Ken Sytsma, PhD - University of Wisconsin-Madison
Ken Sytsma serves as lead research faculty for our Grand Traverse Shoreline Restoration project and teaches the Field Botany course. He is currently a Professor of Botany at the University of Wisconsin-Madison, where he has taught since 1985. He served as Acting Director of the University of Wisconsin Herbarium (1993-1997), Acting Director of the Wisconsin State Herbarium (2006-2007), chair of the Botany Department (1998-2001), chair of the Biology major (2004 -2008), and Associate Editor of the Journal of Botany (2008-present). Ken received his B.S. in Biology from Calvin College, M.A. in Botany and Ecology from Western Michigan University, and his Ph.D. in Systematic and Evolutionary Biology from Washington University (St. Louis).

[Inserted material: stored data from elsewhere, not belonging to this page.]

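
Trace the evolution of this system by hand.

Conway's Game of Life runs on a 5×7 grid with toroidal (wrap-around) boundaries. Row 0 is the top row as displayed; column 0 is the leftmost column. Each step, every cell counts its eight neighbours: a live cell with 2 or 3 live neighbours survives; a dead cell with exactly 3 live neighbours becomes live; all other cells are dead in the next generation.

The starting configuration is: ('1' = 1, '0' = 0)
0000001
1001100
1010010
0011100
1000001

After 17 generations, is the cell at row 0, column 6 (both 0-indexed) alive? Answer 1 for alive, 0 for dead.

gen 0: 0000001
1001100
1010010
0011100
1000001
gen 1: 0000011
1101110
0010011
1011110
1001011
gen 2: 0111000
1111000
0000000
1010000
1111000
gen 3: 0000100
1001000
1001000
1011000
1000000
gen 4: 0000000
0001100
1001101
1011001
0101000
gen 5: 0011100
0001110
1100001
0000011
1101000
gen 6: 0100010
1100011
1000000
0010010
1101011
gen 7: 0000000
0100010
1000010
0010110
1100010
gen 8: 1100001
0000001
0100010
1000110
0100111
gen 9: 0100000
0100011
1000110
1100000
0100100
gen 10: 0110010
0100111
0000110
1100111
0110000
gen 11: 0001111
1111001
0101000
1111101
0001100
gen 12: 0100001
0100001
0000010
1100010
0100000
gen 13: 0110000
0000011
0100010
1100001
0110001
gen 14: 0110011
1110011
0100010
0000011
0000001
gen 15: 0010000
0000100
0110100
1000011
0000000
gen 16: 0000000
0110000
1101101
1100011
0000001
gen 17: 0000000
0111000
0001100
0110100
0000011

0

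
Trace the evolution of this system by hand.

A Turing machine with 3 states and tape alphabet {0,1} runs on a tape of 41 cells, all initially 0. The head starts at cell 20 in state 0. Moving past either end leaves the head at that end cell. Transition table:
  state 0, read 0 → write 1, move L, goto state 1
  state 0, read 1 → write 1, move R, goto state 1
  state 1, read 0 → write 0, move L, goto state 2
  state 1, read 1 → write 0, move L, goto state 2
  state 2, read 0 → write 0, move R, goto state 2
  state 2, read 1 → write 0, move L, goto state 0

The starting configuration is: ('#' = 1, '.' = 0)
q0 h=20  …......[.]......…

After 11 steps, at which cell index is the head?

t=0: q0 h=20  …......[.]......…
t=1: q1 h=19  …......[.]#.....…
t=2: q2 h=18  …......[.].#....…
t=3: q2 h=19  …......[.]#.....…
t=4: q2 h=20  …......[#]......…
t=5: q0 h=19  …......[.]......…
t=6: q1 h=18  …......[.]#.....…
t=7: q2 h=17  …......[.].#....…
t=8: q2 h=18  …......[.]#.....…
t=9: q2 h=19  …......[#]......…
t=10: q0 h=18  …......[.]......…
t=11: q1 h=17  …......[.]#.....…

17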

His research interests include the phylogenetics of flowering plants; floristics and biogeography of Great Lakes flora; adaptive radiations of island, tepui, and Andean flora; molecular and morphological evolution of Myrtales, Ericales, Brassicales, Campanulales and commelinoid monocots with emphasis on Onagraceae, Combretaceae, Capparidaceae, Bromeliaceae, Rapateaceae, Lobeliaceae; biogeography of disjunctions; phylogeography of rare or invasive species; pollination biology; and theory of evolution – biological, philosophical, and religious implications.
Ben Van Ee, PhD - Black Hills State University
Ben Van Ee serves as faculty research support in molecular genetics. Ben received his B.S. in Environmental Studies from Dordt College and a Ph.D. in Systematic Botany from the University of Wisconsin-Madison. He is currently an Assistant Professor and Herbarium Curator at Black Hills State University in Spearfish, South Dakota. His research is in plant phylogenetics, taxonomy, and biogeography of both tropical species of the Euphorbiaceae family and plants from the upper midwest of North America.

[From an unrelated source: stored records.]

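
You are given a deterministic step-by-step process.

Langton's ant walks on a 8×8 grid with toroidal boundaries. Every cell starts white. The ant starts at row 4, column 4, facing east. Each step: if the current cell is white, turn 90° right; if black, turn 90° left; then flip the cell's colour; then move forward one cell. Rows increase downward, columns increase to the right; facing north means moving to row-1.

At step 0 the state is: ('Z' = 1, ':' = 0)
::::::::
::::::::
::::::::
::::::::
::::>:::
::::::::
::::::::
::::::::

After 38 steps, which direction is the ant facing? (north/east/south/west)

east

[0] ::::::::
::::::::
::::::::
::::::::
::::>:::
::::::::
::::::::
::::::::
[1] ::::::::
::::::::
::::::::
::::::::
::::Z:::
::::v:::
::::::::
::::::::
[2] ::::::::
::::::::
::::::::
::::::::
::::Z:::
:::<Z:::
::::::::
::::::::
[3] ::::::::
::::::::
::::::::
::::::::
:::^Z:::
:::ZZ:::
::::::::
::::::::
[4] ::::::::
::::::::
::::::::
::::::::
:::Z>:::
:::ZZ:::
::::::::
::::::::
[5] ::::::::
::::::::
::::::::
::::^:::
:::Z::::
:::ZZ:::
::::::::
::::::::
[6] ::::::::
::::::::
::::::::
::::Z>::
:::Z::::
:::ZZ:::
::::::::
::::::::
[7] ::::::::
::::::::
::::::::
::::ZZ::
:::Z:v::
:::ZZ:::
::::::::
::::::::
[8] ::::::::
::::::::
::::::::
::::ZZ::
:::Z<Z::
:::ZZ:::
::::::::
::::::::
[9] ::::::::
::::::::
::::::::
::::^Z::
:::ZZZ::
:::ZZ:::
::::::::
::::::::
[10] ::::::::
::::::::
::::::::
:::<:Z::
:::ZZZ::
:::ZZ:::
::::::::
::::::::
[11] ::::::::
::::::::
:::^::::
:::Z:Z::
:::ZZZ::
:::ZZ:::
::::::::
::::::::
[12] ::::::::
::::::::
:::Z>:::
:::Z:Z::
:::ZZZ::
:::ZZ:::
::::::::
::::::::
[13] ::::::::
::::::::
:::ZZ:::
:::ZvZ::
:::ZZZ::
:::ZZ:::
::::::::
::::::::
[14] ::::::::
::::::::
:::ZZ:::
:::<ZZ::
:::ZZZ::
:::ZZ:::
::::::::
::::::::
[15] ::::::::
::::::::
:::ZZ:::
::::ZZ::
:::vZZ::
:::ZZ:::
::::::::
::::::::
[16] ::::::::
::::::::
:::ZZ:::
::::ZZ::
::::>Z::
:::ZZ:::
::::::::
::::::::
[17] ::::::::
::::::::
:::ZZ:::
::::^Z::
:::::Z::
:::ZZ:::
::::::::
::::::::
[18] ::::::::
::::::::
:::ZZ:::
:::<:Z::
:::::Z::
:::ZZ:::
::::::::
::::::::
[19] ::::::::
::::::::
:::^Z:::
:::Z:Z::
:::::Z::
:::ZZ:::
::::::::
::::::::
[20] ::::::::
::::::::
::<:Z:::
:::Z:Z::
:::::Z::
:::ZZ:::
::::::::
::::::::
[21] ::::::::
::^:::::
::Z:Z:::
:::Z:Z::
:::::Z::
:::ZZ:::
::::::::
::::::::
[22] ::::::::
::Z>::::
::Z:Z:::
:::Z:Z::
:::::Z::
:::ZZ:::
::::::::
::::::::
[23] ::::::::
::ZZ::::
::ZvZ:::
:::Z:Z::
:::::Z::
:::ZZ:::
::::::::
::::::::
[24] ::::::::
::ZZ::::
::<ZZ:::
:::Z:Z::
:::::Z::
:::ZZ:::
::::::::
::::::::
[25] ::::::::
::ZZ::::
:::ZZ:::
::vZ:Z::
:::::Z::
:::ZZ:::
::::::::
::::::::
[26] ::::::::
::ZZ::::
:::ZZ:::
:<ZZ:Z::
:::::Z::
:::ZZ:::
::::::::
::::::::
[27] ::::::::
::ZZ::::
:^:ZZ:::
:ZZZ:Z::
:::::Z::
:::ZZ:::
::::::::
::::::::
[28] ::::::::
::ZZ::::
:Z>ZZ:::
:ZZZ:Z::
:::::Z::
:::ZZ:::
::::::::
::::::::
[29] ::::::::
::ZZ::::
:ZZZZ:::
:ZvZ:Z::
:::::Z::
:::ZZ:::
::::::::
::::::::
[30] ::::::::
::ZZ::::
:ZZZZ:::
:Z:>:Z::
:::::Z::
:::ZZ:::
::::::::
::::::::
[31] ::::::::
::ZZ::::
:ZZ^Z:::
:Z:::Z::
:::::Z::
:::ZZ:::
::::::::
::::::::
[32] ::::::::
::ZZ::::
:Z<:Z:::
:Z:::Z::
:::::Z::
:::ZZ:::
::::::::
::::::::
[33] ::::::::
::ZZ::::
:Z::Z:::
:Zv::Z::
:::::Z::
:::ZZ:::
::::::::
::::::::
[34] ::::::::
::ZZ::::
:Z::Z:::
:<Z::Z::
:::::Z::
:::ZZ:::
::::::::
::::::::
[35] ::::::::
::ZZ::::
:Z::Z:::
::Z::Z::
:v:::Z::
:::ZZ:::
::::::::
::::::::
[36] ::::::::
::ZZ::::
:Z::Z:::
::Z::Z::
<Z:::Z::
:::ZZ:::
::::::::
::::::::
[37] ::::::::
::ZZ::::
:Z::Z:::
^:Z::Z::
ZZ:::Z::
:::ZZ:::
::::::::
::::::::
[38] ::::::::
::ZZ::::
:Z::Z:::
Z>Z::Z::
ZZ:::Z::
:::ZZ:::
::::::::
::::::::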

John Korstad, PhD - Oral Roberts University
John Korstad serves as faculty research support in limnology. John is Professor of Biology at Oral Roberts University, where he has taught since 1980. He attended California Lutheran College at Thousand Oaks where he double majored in biology and geology, earned an M.S. at California State University, and his Ph.D. in Ecology from the University of Michigan in Ann Arbor. His current research is on developing biofuels from algae. Previously, he conducted aquaculture research in Norway as part of a Fulbright grant and Marshall Fund Award.

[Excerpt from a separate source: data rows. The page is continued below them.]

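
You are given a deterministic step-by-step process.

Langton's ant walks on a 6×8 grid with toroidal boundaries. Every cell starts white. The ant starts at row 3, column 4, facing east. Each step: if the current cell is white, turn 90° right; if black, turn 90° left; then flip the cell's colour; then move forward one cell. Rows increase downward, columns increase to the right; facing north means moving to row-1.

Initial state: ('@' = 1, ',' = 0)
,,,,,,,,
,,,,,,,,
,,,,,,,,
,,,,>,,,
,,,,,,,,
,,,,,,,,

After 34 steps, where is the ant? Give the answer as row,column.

2,1

step 0: ,,,,,,,,
,,,,,,,,
,,,,,,,,
,,,,>,,,
,,,,,,,,
,,,,,,,,
step 1: ,,,,,,,,
,,,,,,,,
,,,,,,,,
,,,,@,,,
,,,,v,,,
,,,,,,,,
step 2: ,,,,,,,,
,,,,,,,,
,,,,,,,,
,,,,@,,,
,,,<@,,,
,,,,,,,,
step 3: ,,,,,,,,
,,,,,,,,
,,,,,,,,
,,,^@,,,
,,,@@,,,
,,,,,,,,
step 4: ,,,,,,,,
,,,,,,,,
,,,,,,,,
,,,@>,,,
,,,@@,,,
,,,,,,,,
step 5: ,,,,,,,,
,,,,,,,,
,,,,^,,,
,,,@,,,,
,,,@@,,,
,,,,,,,,
step 6: ,,,,,,,,
,,,,,,,,
,,,,@>,,
,,,@,,,,
,,,@@,,,
,,,,,,,,
step 7: ,,,,,,,,
,,,,,,,,
,,,,@@,,
,,,@,v,,
,,,@@,,,
,,,,,,,,
step 8: ,,,,,,,,
,,,,,,,,
,,,,@@,,
,,,@<@,,
,,,@@,,,
,,,,,,,,
step 9: ,,,,,,,,
,,,,,,,,
,,,,^@,,
,,,@@@,,
,,,@@,,,
,,,,,,,,
step 10: ,,,,,,,,
,,,,,,,,
,,,<,@,,
,,,@@@,,
,,,@@,,,
,,,,,,,,
step 11: ,,,,,,,,
,,,^,,,,
,,,@,@,,
,,,@@@,,
,,,@@,,,
,,,,,,,,
step 12: ,,,,,,,,
,,,@>,,,
,,,@,@,,
,,,@@@,,
,,,@@,,,
,,,,,,,,
step 13: ,,,,,,,,
,,,@@,,,
,,,@v@,,
,,,@@@,,
,,,@@,,,
,,,,,,,,
step 14: ,,,,,,,,
,,,@@,,,
,,,<@@,,
,,,@@@,,
,,,@@,,,
,,,,,,,,
step 15: ,,,,,,,,
,,,@@,,,
,,,,@@,,
,,,v@@,,
,,,@@,,,
,,,,,,,,
step 16: ,,,,,,,,
,,,@@,,,
,,,,@@,,
,,,,>@,,
,,,@@,,,
,,,,,,,,
step 17: ,,,,,,,,
,,,@@,,,
,,,,^@,,
,,,,,@,,
,,,@@,,,
,,,,,,,,
step 18: ,,,,,,,,
,,,@@,,,
,,,<,@,,
,,,,,@,,
,,,@@,,,
,,,,,,,,
step 19: ,,,,,,,,
,,,^@,,,
,,,@,@,,
,,,,,@,,
,,,@@,,,
,,,,,,,,
step 20: ,,,,,,,,
,,<,@,,,
,,,@,@,,
,,,,,@,,
,,,@@,,,
,,,,,,,,
step 21: ,,^,,,,,
,,@,@,,,
,,,@,@,,
,,,,,@,,
,,,@@,,,
,,,,,,,,
step 22: ,,@>,,,,
,,@,@,,,
,,,@,@,,
,,,,,@,,
,,,@@,,,
,,,,,,,,
step 23: ,,@@,,,,
,,@v@,,,
,,,@,@,,
,,,,,@,,
,,,@@,,,
,,,,,,,,
step 24: ,,@@,,,,
,,<@@,,,
,,,@,@,,
,,,,,@,,
,,,@@,,,
,,,,,,,,
step 25: ,,@@,,,,
,,,@@,,,
,,v@,@,,
,,,,,@,,
,,,@@,,,
,,,,,,,,
step 26: ,,@@,,,,
,,,@@,,,
,<@@,@,,
,,,,,@,,
,,,@@,,,
,,,,,,,,
step 27: ,,@@,,,,
,^,@@,,,
,@@@,@,,
,,,,,@,,
,,,@@,,,
,,,,,,,,
step 28: ,,@@,,,,
,@>@@,,,
,@@@,@,,
,,,,,@,,
,,,@@,,,
,,,,,,,,
step 29: ,,@@,,,,
,@@@@,,,
,@v@,@,,
,,,,,@,,
,,,@@,,,
,,,,,,,,
step 30: ,,@@,,,,
,@@@@,,,
,@,>,@,,
,,,,,@,,
,,,@@,,,
,,,,,,,,
step 31: ,,@@,,,,
,@@^@,,,
,@,,,@,,
,,,,,@,,
,,,@@,,,
,,,,,,,,
step 32: ,,@@,,,,
,@<,@,,,
,@,,,@,,
,,,,,@,,
,,,@@,,,
,,,,,,,,
step 33: ,,@@,,,,
,@,,@,,,
,@v,,@,,
,,,,,@,,
,,,@@,,,
,,,,,,,,
step 34: ,,@@,,,,
,@,,@,,,
,<@,,@,,
,,,,,@,,
,,,@@,,,
,,,,,,,,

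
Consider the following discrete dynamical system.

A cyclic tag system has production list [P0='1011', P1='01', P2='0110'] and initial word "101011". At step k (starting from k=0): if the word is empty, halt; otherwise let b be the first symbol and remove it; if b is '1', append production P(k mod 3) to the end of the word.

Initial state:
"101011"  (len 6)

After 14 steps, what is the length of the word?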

Fred VanDyke, PhD - Au Sable Institute of Environmental Studies
Fred Van Dyke is Au Sable Institute Executive Director. Fred received his Ph.D. in environmental and forest biology from the College of Environmental Science and Forestry, State University of New York-Syracuse. He has served as a wildlife biologist for the Montana Department of Fish, Wildlife and Parks, a scientific and management consultant to the National Park Service, and an ex officio member of numerous interdisciplinary management teams of the U. S. Forest Service. His studies of wildlife ecology, plant ecology and fire ecology have been published in The Journal of Wildlife Management, The Wildlife Society Bulletin, Journal of Mammalogy, The American Biology Teacher, and in the books, The Greater Yellowstone Ecosystem: Redefining America's Wilderness Heritage (Yale University Press 1991) and The Complete Book of North American Mammals (Smithsonian Institute Press 1998). Fred is author of the widely and internationally used textbook, Conservation Biology: Foundations, Concepts, Applications (Springer 2008).